Calculate the flow of the vector field $F(x, y, z) = (x, y, z)$ out (away from the z-axis) through the cylinder surface $x^2 + y^2 = 4$, when $0 ≤ z ≤ 1$, by stop at the surface and use the divergence theorem.
The divergence is 3. And then I changed the coordinates to polar where $x=r\cos(\theta), y=r\sin(\theta), z=z$. The bounds are $0 \leq r \leq 2$ and $ 0 \leq \theta \leq 2\pi$ and $0 \leq z \leq 1$ And the area element is r so I get $\iiint_{V}3r \ d\theta dr dz = 12\pi$. But the answer is $8\pi$.

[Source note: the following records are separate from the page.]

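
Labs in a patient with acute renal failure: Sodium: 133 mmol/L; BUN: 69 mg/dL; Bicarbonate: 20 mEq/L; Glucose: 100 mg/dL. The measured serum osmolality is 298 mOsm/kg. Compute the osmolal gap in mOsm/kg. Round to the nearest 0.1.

1.8 mOsm/kg

Calculated osmolality = 2·Na + glucose/18 + BUN/2.8
= 2·133 + 100/18 + 69/2.8
= 266 + 5.56 + 24.64
= 296.2 mOsm/kg ≈ 296.2 mOsm/kg
Osmolar gap = measured − calculated = 298 − 296.2 = 1.8 mOsm/kg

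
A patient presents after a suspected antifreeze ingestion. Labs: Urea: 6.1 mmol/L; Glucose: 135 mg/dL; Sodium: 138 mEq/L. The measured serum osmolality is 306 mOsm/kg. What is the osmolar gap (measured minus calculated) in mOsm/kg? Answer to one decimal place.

Calculated osmolality = 2·Na + glucose/18 + urea
= 2·138 + 135/18 + 6.1
= 276 + 7.50 + 6.10
= 289.6 mOsm/kg ≈ 289.6 mOsm/kg
Osmolar gap = measured − calculated = 306 − 289.6 = 16.4 mOsm/kg

16.4 mOsm/kg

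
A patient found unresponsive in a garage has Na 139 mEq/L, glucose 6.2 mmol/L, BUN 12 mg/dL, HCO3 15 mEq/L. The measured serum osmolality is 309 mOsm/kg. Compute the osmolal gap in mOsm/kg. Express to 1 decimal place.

20.5 mOsm/kg

Calculated osmolality = 2·Na + glucose + BUN/2.8
= 2·139 + 6.2 + 12/2.8
= 278 + 6.20 + 4.29
= 288.49 mOsm/kg ≈ 288.5 mOsm/kg
Osmolar gap = measured − calculated = 309 − 288.5 = 20.5 mOsm/kg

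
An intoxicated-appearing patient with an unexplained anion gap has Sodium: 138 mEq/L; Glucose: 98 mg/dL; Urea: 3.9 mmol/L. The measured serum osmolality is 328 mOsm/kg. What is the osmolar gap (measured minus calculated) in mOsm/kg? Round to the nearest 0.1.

42.7 mOsm/kg

Calculated osmolality = 2·Na + glucose/18 + urea
= 2·138 + 98/18 + 3.9
= 276 + 5.44 + 3.90
= 285.34 mOsm/kg ≈ 285.3 mOsm/kg
Osmolar gap = measured − calculated = 328 − 285.3 = 42.7 mOsm/kg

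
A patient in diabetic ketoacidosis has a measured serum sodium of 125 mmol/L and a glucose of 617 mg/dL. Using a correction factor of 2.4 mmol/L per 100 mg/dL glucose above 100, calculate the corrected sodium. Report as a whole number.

Corrected Na = measured Na + 2.4 · (glucose − 100)/100
= 125 + 2.4 · (617 − 100)/100
= 125 + 12.4
= 137.4 mmol/L

137 mmol/L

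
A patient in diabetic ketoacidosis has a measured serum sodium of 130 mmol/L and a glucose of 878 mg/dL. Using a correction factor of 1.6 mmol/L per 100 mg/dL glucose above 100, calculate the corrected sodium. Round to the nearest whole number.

Corrected Na = measured Na + 1.6 · (glucose − 100)/100
= 130 + 1.6 · (878 − 100)/100
= 130 + 12.4
= 142.4 mmol/L

142 mmol/L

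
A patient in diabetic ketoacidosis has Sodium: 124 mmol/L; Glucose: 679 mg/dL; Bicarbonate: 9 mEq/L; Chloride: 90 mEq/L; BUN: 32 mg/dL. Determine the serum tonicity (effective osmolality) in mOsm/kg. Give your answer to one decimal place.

285.7 mOsm/kg

Effective osmolality excludes urea (freely permeant across cell membranes):
2·Na + glucose/18
= 2·124 + 679/18
= 248 + 37.72
= 285.72 mOsm/kg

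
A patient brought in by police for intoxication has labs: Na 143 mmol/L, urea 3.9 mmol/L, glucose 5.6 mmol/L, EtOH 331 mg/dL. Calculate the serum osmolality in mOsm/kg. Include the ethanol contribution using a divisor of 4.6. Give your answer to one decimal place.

367.5 mOsm/kg

Calculated osmolality = 2·Na + glucose + urea + ethanol/4.6
= 2·143 + 5.6 + 3.9 + 331/4.6
= 286 + 5.60 + 3.90 + 71.96
= 367.46 mOsm/kg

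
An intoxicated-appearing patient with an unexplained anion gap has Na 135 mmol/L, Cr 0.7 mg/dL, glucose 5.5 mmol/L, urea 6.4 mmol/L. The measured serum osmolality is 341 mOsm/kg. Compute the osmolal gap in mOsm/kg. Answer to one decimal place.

59.1 mOsm/kg

Calculated osmolality = 2·Na + glucose + urea
= 2·135 + 5.5 + 6.4
= 270 + 5.50 + 6.40
= 281.9 mOsm/kg ≈ 281.9 mOsm/kg
Osmolar gap = measured − calculated = 341 − 281.9 = 59.1 mOsm/kg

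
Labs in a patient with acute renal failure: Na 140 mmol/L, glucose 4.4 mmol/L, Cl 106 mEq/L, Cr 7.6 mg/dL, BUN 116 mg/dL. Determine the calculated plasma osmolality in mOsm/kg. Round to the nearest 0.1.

325.8 mOsm/kg

Calculated osmolality = 2·Na + glucose + BUN/2.8
= 2·140 + 4.4 + 116/2.8
= 280 + 4.40 + 41.43
= 325.83 mOsm/kg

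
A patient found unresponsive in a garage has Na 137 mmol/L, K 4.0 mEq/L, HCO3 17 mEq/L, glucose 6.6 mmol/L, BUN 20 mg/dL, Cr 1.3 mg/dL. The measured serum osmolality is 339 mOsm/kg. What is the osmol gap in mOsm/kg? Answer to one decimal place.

51.3 mOsm/kg

Calculated osmolality = 2·Na + glucose + BUN/2.8
= 2·137 + 6.6 + 20/2.8
= 274 + 6.60 + 7.14
= 287.74 mOsm/kg ≈ 287.7 mOsm/kg
Osmolar gap = measured − calculated = 339 − 287.7 = 51.3 mOsm/kg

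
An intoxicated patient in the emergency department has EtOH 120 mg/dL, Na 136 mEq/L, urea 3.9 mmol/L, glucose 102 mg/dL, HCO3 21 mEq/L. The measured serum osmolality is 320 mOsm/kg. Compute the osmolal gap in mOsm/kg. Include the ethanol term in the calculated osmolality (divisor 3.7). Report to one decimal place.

Calculated osmolality = 2·Na + glucose/18 + urea + ethanol/3.7
= 2·136 + 102/18 + 3.9 + 120/3.7
= 272 + 5.67 + 3.90 + 32.43
= 314 mOsm/kg ≈ 314.0 mOsm/kg
Osmolar gap = measured − calculated = 320 − 314.0 = 6.0 mOsm/kg

6.0 mOsm/kg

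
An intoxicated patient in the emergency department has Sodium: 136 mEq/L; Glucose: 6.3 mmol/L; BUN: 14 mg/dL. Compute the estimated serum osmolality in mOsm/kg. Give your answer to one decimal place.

Calculated osmolality = 2·Na + glucose + BUN/2.8
= 2·136 + 6.3 + 14/2.8
= 272 + 6.30 + 5
= 283.3 mOsm/kg

283.3 mOsm/kg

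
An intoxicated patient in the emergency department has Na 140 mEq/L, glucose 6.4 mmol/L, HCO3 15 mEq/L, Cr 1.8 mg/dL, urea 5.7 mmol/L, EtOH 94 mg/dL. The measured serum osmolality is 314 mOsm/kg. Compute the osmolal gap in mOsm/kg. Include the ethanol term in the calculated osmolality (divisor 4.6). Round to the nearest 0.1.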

The surface of the cylinder consists of three parts: \begin{align} S_{\text{top}} = \{ (x, y, z) \in \mathbb R^3 : x^2 + y^2 < 4, z = 1 \}, \\ S_{\text{bottom}} = \{ (x, y, z) \in \mathbb R^3 : x^2 + y^2 < 4, z = 0 \}, \\ S_{\text{curved}} = \{ (x, y, z) \in \mathbb R^3 : x^2 + y^2 = 4, 0 \leq z \leq 1 \} . \end{align}
The question is asking you to compute $$ \iint_{S_{\text{curved}}} \mathbf F . d\mathbf A.$$
However, you have computed $$ \iiint_{V} \mathbf \nabla .\mathbf F \ dV,$$ which is equal to $$ \iint_{S_{\text{top}}} \mathbf F . d\mathbf A + \iint_{S_{\text{bottom}}} \mathbf F . d\mathbf A + \iint_{S_{\text{curved}}} \mathbf F . d\mathbf A.$$
So you probably want to compute $\iint_{S_{\text{top}}} \mathbf F . d\mathbf A$ and $\iint_{S_{\text{bottom}}} \mathbf F . d\mathbf A $, and subtract these from your answer for $ \iiint_{V} \mathbf \nabla .\mathbf F \ dV$.
You should find that $$ \iint_{S_{\text{top}}} \mathbf F . d\mathbf A = \iint_{x^2 + y^2 < 4 } 1 \ dx dy = 4\pi$$ and $$ \iint_{S_{\text{top}}} \mathbf F . d\mathbf A = \iint_{x^2 + y^2 < 4} 0 \ dxdy = 0.$$
I hope you can fill in the details.